Exigence sets rhetorical action in motion, but it does not determine how that action unfolds. Once a situation calls for response, rhetors must identify the point currently at issue (stasis), draw on shared assumptions (commonplaces), construct arguments audiences can complete (enthymemes), and establish credibility (ethos) tailored to the specific rhetorical situation. In this way, exigence initiates a chain of rhetorical decisions that help determine how persuasion becomes possible.

Stakes

Exigence is important to rhetorical study because it explains why rhetoric emerges at particular moments, linking persuasion to circumstance and to material consequence rather than to abstract argument alone. By attending to exigence, rhetoricians can better understand how urgency, timing, and context shape both the possibilities and limits of persuasion.

Passion Project

I often find myself deciding whether to speak at all – whether a thought needs to be expressed now, or can wait.

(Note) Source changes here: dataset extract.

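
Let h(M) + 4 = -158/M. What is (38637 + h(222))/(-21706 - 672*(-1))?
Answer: -2144092/1167387 ≈ -1.8367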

Exigence helps me make that judgment. In conversation, I’ve noticed that even accurate or insightful remarks can fail rhetorically if the situation does not call for them, interrupting rather than advancing the exchange. Wendy McElroy, in The Reasonable Woman: A Guide to Intellectual Survival, emphasizes restraint in discourse; in rhetorical terms, this reflects an awareness that not every moment demands intervention. Recognizing when exigence is absent has made me more attentive to timing, clarifying that effective communication depends not only on what is said, but on whether speaking will actually improve the situation.